100. Possession by A.S. Byatt
This book was too academic and again, my followers on facebook and twitter would know that I abandoned this book and picked it up again. Its abandonment is not a result of disinterest but the difficulty in penetrating certain sections. The overall story is interesting, yet it is too academic and draws a lot of attention to the writer. It makes you always realise that there is someone writing something. Besides, I didn't like the small fonts. It makes reading tedious. What about the reading of long diary entries? I hated them. Sometimes you lost yourself. The poems were way beyond my comprehension. However, I love the use of diary entries in the telling of the lives of Randolph Ash and Christian Lamotte and the parallels it draws with Roland and Maud. Byatt reached for much and came with a work too academic. Yet, I rushed to look for Randolph Ash only to realise that it is a fictional creation of Byatt. Why wouldn't I congratulate her then?

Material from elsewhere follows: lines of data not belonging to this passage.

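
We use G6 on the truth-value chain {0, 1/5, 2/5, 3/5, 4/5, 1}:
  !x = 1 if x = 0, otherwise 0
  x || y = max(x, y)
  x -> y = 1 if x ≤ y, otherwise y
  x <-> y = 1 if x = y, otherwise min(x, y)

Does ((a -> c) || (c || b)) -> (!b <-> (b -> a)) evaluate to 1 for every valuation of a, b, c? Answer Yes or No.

No

Counterexample: take a = 1/5, b = 1/5, c = 0.
a -> c = 1/5 -> 0 = 0
c || b = 0 || 1/5 = 1/5
(a -> c) || (c || b) = 0 || 1/5 = 1/5
!b = !1/5 = 0
b -> a = 1/5 -> 1/5 = 1
!b <-> (b -> a) = 0 <-> 1 = 0
((a -> c) || (c || b)) -> (!b <-> (b -> a)) = 1/5 -> 0 = 0
This gives 0 ≠ 1.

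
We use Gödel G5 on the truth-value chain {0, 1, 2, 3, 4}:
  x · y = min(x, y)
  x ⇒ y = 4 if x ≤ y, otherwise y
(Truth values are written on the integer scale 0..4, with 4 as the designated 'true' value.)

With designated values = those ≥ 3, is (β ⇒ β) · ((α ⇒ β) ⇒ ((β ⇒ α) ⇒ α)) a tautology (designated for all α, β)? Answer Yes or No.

No

Counterexample: take α = 0, β = 0.
β ⇒ β = 0 ⇒ 0 = 4
α ⇒ β = 0 ⇒ 0 = 4
β ⇒ α = 0 ⇒ 0 = 4
(β ⇒ α) ⇒ α = 4 ⇒ 0 = 0
(α ⇒ β) ⇒ ((β ⇒ α) ⇒ α) = 4 ⇒ 0 = 0
(β ⇒ β) · ((α ⇒ β) ⇒ ((β ⇒ α) ⇒ α)) = 4 · 0 = 0
This gives 0, which is below 3.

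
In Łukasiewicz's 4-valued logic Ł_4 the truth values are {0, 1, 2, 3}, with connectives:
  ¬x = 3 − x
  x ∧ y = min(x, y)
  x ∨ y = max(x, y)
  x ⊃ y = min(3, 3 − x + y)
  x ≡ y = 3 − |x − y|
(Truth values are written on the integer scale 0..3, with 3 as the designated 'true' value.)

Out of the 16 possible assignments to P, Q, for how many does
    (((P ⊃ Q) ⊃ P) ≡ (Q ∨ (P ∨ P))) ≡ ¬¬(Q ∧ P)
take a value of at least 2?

P = 0, Q = 0 ↦ 0  <
P = 0, Q = 1 ↦ 1  <
P = 0, Q = 2 ↦ 2  ≥
P = 0, Q = 3 ↦ 3  ≥
P = 1, Q = 0 ↦ 1  <
P = 1, Q = 1 ↦ 1  <
P = 1, Q = 2 ↦ 2  ≥
P = 1, Q = 3 ↦ 3  ≥
P = 2, Q = 0 ↦ 1  <
P = 2, Q = 1 ↦ 2  ≥
P = 2, Q = 2 ↦ 2  ≥
P = 2, Q = 3 ↦ 3  ≥
P = 3, Q = 0 ↦ 0  <
P = 3, Q = 1 ↦ 1  <
P = 3, Q = 2 ↦ 2  ≥
P = 3, Q = 3 ↦ 3  ≥
So 9 of the 16 assignments meet the threshold.

9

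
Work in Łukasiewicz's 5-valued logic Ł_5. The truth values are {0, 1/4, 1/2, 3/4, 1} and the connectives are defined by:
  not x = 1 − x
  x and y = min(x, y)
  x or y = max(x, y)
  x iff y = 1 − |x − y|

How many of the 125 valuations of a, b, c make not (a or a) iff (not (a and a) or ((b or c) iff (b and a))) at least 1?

63

value 1: 63 assignments (counts)
value 3/4: 15 assignments
value 1/2: 18 assignments
value 1/4: 14 assignments
value 0: 15 assignments
So 63 of the 125 assignments meet the threshold.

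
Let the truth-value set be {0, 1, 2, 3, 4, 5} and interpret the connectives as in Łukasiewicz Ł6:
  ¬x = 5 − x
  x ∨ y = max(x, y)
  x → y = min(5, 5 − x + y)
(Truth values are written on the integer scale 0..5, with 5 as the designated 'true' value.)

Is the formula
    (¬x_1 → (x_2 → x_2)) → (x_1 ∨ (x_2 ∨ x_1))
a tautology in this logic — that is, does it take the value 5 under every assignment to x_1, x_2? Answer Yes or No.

No

Counterexample: take x_1 = 0, x_2 = 0.
¬x_1 = ¬0 = 5
x_2 → x_2 = 0 → 0 = 5
¬x_1 → (x_2 → x_2) = 5 → 5 = 5
x_2 ∨ x_1 = 0 ∨ 0 = 0
x_1 ∨ (x_2 ∨ x_1) = 0 ∨ 0 = 0
(¬x_1 → (x_2 → x_2)) → (x_1 ∨ (x_2 ∨ x_1)) = 5 → 0 = 0
This gives 0 ≠ 5.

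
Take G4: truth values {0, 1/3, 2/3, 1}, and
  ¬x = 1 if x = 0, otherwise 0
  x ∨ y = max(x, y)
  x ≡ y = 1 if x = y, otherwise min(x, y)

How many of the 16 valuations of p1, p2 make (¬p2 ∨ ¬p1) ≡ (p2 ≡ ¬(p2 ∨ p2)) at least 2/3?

p1 = 0, p2 = 0 ↦ 0  <
p1 = 0, p2 = 1/3 ↦ 0  <
p1 = 0, p2 = 2/3 ↦ 0  <
p1 = 0, p2 = 1 ↦ 0  <
p1 = 1/3, p2 = 0 ↦ 0  <
p1 = 1/3, p2 = 1/3 ↦ 1  ≥
p1 = 1/3, p2 = 2/3 ↦ 1  ≥
p1 = 1/3, p2 = 1 ↦ 1  ≥
p1 = 2/3, p2 = 0 ↦ 0  <
p1 = 2/3, p2 = 1/3 ↦ 1  ≥
p1 = 2/3, p2 = 2/3 ↦ 1  ≥
p1 = 2/3, p2 = 1 ↦ 1  ≥
p1 = 1, p2 = 0 ↦ 0  <
p1 = 1, p2 = 1/3 ↦ 1  ≥
p1 = 1, p2 = 2/3 ↦ 1  ≥
p1 = 1, p2 = 1 ↦ 1  ≥
So 9 of the 16 assignments meet the threshold.

9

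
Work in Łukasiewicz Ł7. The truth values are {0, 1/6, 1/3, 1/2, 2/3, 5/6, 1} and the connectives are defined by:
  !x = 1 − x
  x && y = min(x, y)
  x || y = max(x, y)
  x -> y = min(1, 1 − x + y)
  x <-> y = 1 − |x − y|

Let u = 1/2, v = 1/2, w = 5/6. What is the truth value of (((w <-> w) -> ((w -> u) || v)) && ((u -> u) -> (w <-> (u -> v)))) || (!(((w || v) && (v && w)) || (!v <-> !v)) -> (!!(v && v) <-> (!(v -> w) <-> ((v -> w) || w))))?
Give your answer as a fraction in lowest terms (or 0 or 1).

w <-> w = 5/6 <-> 5/6 = 1
w -> u = 5/6 -> 1/2 = 2/3
(w -> u) || v = 2/3 || 1/2 = 2/3
(w <-> w) -> ((w -> u) || v) = 1 -> 2/3 = 2/3
u -> u = 1/2 -> 1/2 = 1
u -> v = 1/2 -> 1/2 = 1
w <-> (u -> v) = 5/6 <-> 1 = 5/6
(u -> u) -> (w <-> (u -> v)) = 1 -> 5/6 = 5/6
((w <-> w) -> ((w -> u) || v)) && ((u -> u) -> (w <-> (u -> v))) = 2/3 && 5/6 = 2/3
w || v = 5/6 || 1/2 = 5/6
v && w = 1/2 && 5/6 = 1/2
(w || v) && (v && w) = 5/6 && 1/2 = 1/2
!v = !1/2 = 1/2
!v = !1/2 = 1/2
!v <-> !v = 1/2 <-> 1/2 = 1
((w || v) && (v && w)) || (!v <-> !v) = 1/2 || 1 = 1
!(((w || v) && (v && w)) || (!v <-> !v)) = !1 = 0
v && v = 1/2 && 1/2 = 1/2
!(v && v) = !1/2 = 1/2
!!(v && v) = !1/2 = 1/2
v -> w = 1/2 -> 5/6 = 1
!(v -> w) = !1 = 0
v -> w = 1/2 -> 5/6 = 1
(v -> w) || w = 1 || 5/6 = 1
!(v -> w) <-> ((v -> w) || w) = 0 <-> 1 = 0
!!(v && v) <-> (!(v -> w) <-> ((v -> w) || w)) = 1/2 <-> 0 = 1/2
!(((w || v) && (v && w)) || (!v <-> !v)) -> (!!(v && v) <-> (!(v -> w) <-> ((v -> w) || w))) = 0 -> 1/2 = 1
(((w <-> w) -> ((w -> u) || v)) && ((u -> u) -> (w <-> (u -> v)))) || (!(((w || v) && (v && w)) || (!v <-> !v)) -> (!!(v && v) <-> (!(v -> w) <-> ((v -> w) || w)))) = 2/3 || 1 = 1

1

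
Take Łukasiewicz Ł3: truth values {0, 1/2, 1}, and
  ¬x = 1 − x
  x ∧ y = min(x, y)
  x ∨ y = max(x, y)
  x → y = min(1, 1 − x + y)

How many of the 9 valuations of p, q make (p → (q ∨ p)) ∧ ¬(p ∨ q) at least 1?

p = 0, q = 0 ↦ 1  ≥
p = 0, q = 1/2 ↦ 1/2  <
p = 0, q = 1 ↦ 0  <
p = 1/2, q = 0 ↦ 1/2  <
p = 1/2, q = 1/2 ↦ 1/2  <
p = 1/2, q = 1 ↦ 0  <
p = 1, q = 0 ↦ 0  <
p = 1, q = 1/2 ↦ 0  <
p = 1, q = 1 ↦ 0  <
So 1 of the 9 assignments meets the threshold.

1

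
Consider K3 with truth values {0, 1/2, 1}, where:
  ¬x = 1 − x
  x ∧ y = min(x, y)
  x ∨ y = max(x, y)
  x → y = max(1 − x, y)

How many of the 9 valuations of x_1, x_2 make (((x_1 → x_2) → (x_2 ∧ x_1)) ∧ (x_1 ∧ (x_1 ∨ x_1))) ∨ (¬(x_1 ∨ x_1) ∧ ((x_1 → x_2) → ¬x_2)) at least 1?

x_1 = 0, x_2 = 0 ↦ 1  ≥
x_1 = 0, x_2 = 1/2 ↦ 1/2  <
x_1 = 0, x_2 = 1 ↦ 0  <
x_1 = 1/2, x_2 = 0 ↦ 1/2  <
x_1 = 1/2, x_2 = 1/2 ↦ 1/2  <
x_1 = 1/2, x_2 = 1 ↦ 1/2  <
x_1 = 1, x_2 = 0 ↦ 1  ≥
x_1 = 1, x_2 = 1/2 ↦ 1/2  <
x_1 = 1, x_2 = 1 ↦ 1  ≥
So 3 of the 9 assignments meet the threshold.

3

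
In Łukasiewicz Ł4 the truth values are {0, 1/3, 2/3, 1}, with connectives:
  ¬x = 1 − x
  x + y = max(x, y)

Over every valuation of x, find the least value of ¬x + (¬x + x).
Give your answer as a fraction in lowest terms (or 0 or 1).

Take x = 1/3:
¬x = ¬1/3 = 2/3
¬x = ¬1/3 = 2/3
¬x + x = 2/3 + 1/3 = 2/3
¬x + (¬x + x) = 2/3 + 2/3 = 2/3
No assignment yields a value below 2/3, so this is the minimum.

2/3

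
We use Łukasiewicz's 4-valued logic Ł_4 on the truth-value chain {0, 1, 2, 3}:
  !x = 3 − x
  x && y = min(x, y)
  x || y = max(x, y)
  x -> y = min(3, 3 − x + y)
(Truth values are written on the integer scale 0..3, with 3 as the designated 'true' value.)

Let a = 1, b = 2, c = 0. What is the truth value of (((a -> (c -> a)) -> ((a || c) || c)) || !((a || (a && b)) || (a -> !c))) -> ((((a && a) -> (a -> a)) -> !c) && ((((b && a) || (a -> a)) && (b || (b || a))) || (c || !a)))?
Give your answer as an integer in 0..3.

3

c -> a = 0 -> 1 = 3
a -> (c -> a) = 1 -> 3 = 3
a || c = 1 || 0 = 1
(a || c) || c = 1 || 0 = 1
(a -> (c -> a)) -> ((a || c) || c) = 3 -> 1 = 1
a && b = 1 && 2 = 1
a || (a && b) = 1 || 1 = 1
!c = !0 = 3
a -> !c = 1 -> 3 = 3
(a || (a && b)) || (a -> !c) = 1 || 3 = 3
!((a || (a && b)) || (a -> !c)) = !3 = 0
((a -> (c -> a)) -> ((a || c) || c)) || !((a || (a && b)) || (a -> !c)) = 1 || 0 = 1
a && a = 1 && 1 = 1
a -> a = 1 -> 1 = 3
(a && a) -> (a -> a) = 1 -> 3 = 3
!c = !0 = 3
((a && a) -> (a -> a)) -> !c = 3 -> 3 = 3
b && a = 2 && 1 = 1
a -> a = 1 -> 1 = 3
(b && a) || (a -> a) = 1 || 3 = 3
b || a = 2 || 1 = 2
b || (b || a) = 2 || 2 = 2
((b && a) || (a -> a)) && (b || (b || a)) = 3 && 2 = 2
!a = !1 = 2
c || !a = 0 || 2 = 2
(((b && a) || (a -> a)) && (b || (b || a))) || (c || !a) = 2 || 2 = 2
(((a && a) -> (a -> a)) -> !c) && ((((b && a) || (a -> a)) && (b || (b || a))) || (c || !a)) = 3 && 2 = 2
(((a -> (c -> a)) -> ((a || c) || c)) || !((a || (a && b)) || (a -> !c))) -> ((((a && a) -> (a -> a)) -> !c) && ((((b && a) || (a -> a)) && (b || (b || a))) || (c || !a))) = 1 -> 2 = 3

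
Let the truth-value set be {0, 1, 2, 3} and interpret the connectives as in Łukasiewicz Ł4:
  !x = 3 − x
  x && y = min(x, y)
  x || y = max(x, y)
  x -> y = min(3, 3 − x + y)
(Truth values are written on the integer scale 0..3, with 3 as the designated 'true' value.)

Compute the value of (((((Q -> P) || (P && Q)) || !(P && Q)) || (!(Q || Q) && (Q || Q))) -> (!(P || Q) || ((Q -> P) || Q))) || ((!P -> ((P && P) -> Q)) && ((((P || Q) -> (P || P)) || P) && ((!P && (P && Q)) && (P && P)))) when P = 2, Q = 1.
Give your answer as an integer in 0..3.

3

Q -> P = 1 -> 2 = 3
P && Q = 2 && 1 = 1
(Q -> P) || (P && Q) = 3 || 1 = 3
P && Q = 2 && 1 = 1
!(P && Q) = !1 = 2
((Q -> P) || (P && Q)) || !(P && Q) = 3 || 2 = 3
Q || Q = 1 || 1 = 1
!(Q || Q) = !1 = 2
Q || Q = 1 || 1 = 1
!(Q || Q) && (Q || Q) = 2 && 1 = 1
(((Q -> P) || (P && Q)) || !(P && Q)) || (!(Q || Q) && (Q || Q)) = 3 || 1 = 3
P || Q = 2 || 1 = 2
!(P || Q) = !2 = 1
Q -> P = 1 -> 2 = 3
(Q -> P) || Q = 3 || 1 = 3
!(P || Q) || ((Q -> P) || Q) = 1 || 3 = 3
((((Q -> P) || (P && Q)) || !(P && Q)) || (!(Q || Q) && (Q || Q))) -> (!(P || Q) || ((Q -> P) || Q)) = 3 -> 3 = 3
!P = !2 = 1
P && P = 2 && 2 = 2
(P && P) -> Q = 2 -> 1 = 2
!P -> ((P && P) -> Q) = 1 -> 2 = 3
P || Q = 2 || 1 = 2
P || P = 2 || 2 = 2
(P || Q) -> (P || P) = 2 -> 2 = 3
((P || Q) -> (P || P)) || P = 3 || 2 = 3
!P = !2 = 1
P && Q = 2 && 1 = 1
!P && (P && Q) = 1 && 1 = 1
P && P = 2 && 2 = 2
(!P && (P && Q)) && (P && P) = 1 && 2 = 1
(((P || Q) -> (P || P)) || P) && ((!P && (P && Q)) && (P && P)) = 3 && 1 = 1
(!P -> ((P && P) -> Q)) && ((((P || Q) -> (P || P)) || P) && ((!P && (P && Q)) && (P && P))) = 3 && 1 = 1
(((((Q -> P) || (P && Q)) || !(P && Q)) || (!(Q || Q) && (Q || Q))) -> (!(P || Q) || ((Q -> P) || Q))) || ((!P -> ((P && P) -> Q)) && ((((P || Q) -> (P || P)) || P) && ((!P && (P && Q)) && (P && P)))) = 3 || 1 = 3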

101. A House for Mr. Biswas by V.S. Naipaul
Alright so this is the last of Naipaul's books I would ever read and thank God I have none unread in my shelf. The other only other book I read was A Bend in the River. This book is dystopian; very depressing. I wonder how fun could be created from a life so dejected. What I never understood was how Mr. Biswas couldn't make himself happy from the academic performance of Anand. The character of Mr. Biswas is one of depression filled with the I-can-do-nothing behaviour. Always blaming someone. I think his wife was also too attached to her parents; never wanting anything his other sisters don't yet have. Everything Mr. Biswas tried doing was causing her shame, especially if her other sisters don't already have it. I was bored to the core. I really didn't like any of them but I sympathised most often with Mr. Biswas. I also like his gradual upgrade in life and had it not been his fear of absolute progress, partially fortified and entrenched by Shama, his wife, he would have made a big impact. And for him to die shows the extent of Naipaul's love for depression. 

Dear readers, kindly let me know what you think: Should this be a quarterly affair or should I drop it?


  1. I love the focus on African literature because you are right - it does get missed a lot. It's fun to see what else you've tried though as well :)

  2. I loved reading your thoughts on this as well. Never read Naipaul but I love Atwood.

  3. @Amy thanks. The focus will not shift. It is African Literature through and through.

  4. @Myne Once a while I will slip this in. Perhaps quarterly and since my reading has dipped I don't think there would be much to talk about.

  5. Hey! Proud of you. You keep pushing the african agenda forward. Focus! Focus all the way!

  6. @Geoffrey... thanks. No given up. Don't worry.

  7. You know what I'd say so why should I say. Africa. Make the 'others' once a year and when you get bored or feel lazy, quarterly.

  8. I say keep this quarterly feature because i like it. A nice change-up for your usual focus, which you do cover so well. It will not draw attention away from the African books that you discuss.

    The only Naipaul book that I've read is Mr. biswas and that was more than enough of the signature Naipaul hatefulness. A pity about Possession, it's one of my all-time favorite books. I do understand your frustration with it though. I have not read Oyrx abd Crake but Ms. Atwood never disappoints.

    Thanks for the review. Oh, the format is also good.

  9. I like knowing what elseyou're reading and I'd love to see you continue doing these once in a while, but I love that you focus on African literature so much. You're the only blogger I know with this speciality and I learn a lot from your posts!

  10. @NYA, So I would keep it on semi-annual basis, if I have read enough and annually if not. Thanks

  11. @Kinna, thanks. I would once a while write something about them. To let others know about what I am reading and how far I'm faring on my Top 100, which looks to be increasing rather than decreasing in length. lol.

    With respect to Naipaul, Mr. Biswas is the calmest you can get.

  12. @Marie, I would let you know and still keep my focus on African Literature. I am glad you have realised that there is a dearth of it on blogs.

  13. My advice is do write and do read whatever you feel like. But yes, focusing on African literature is great.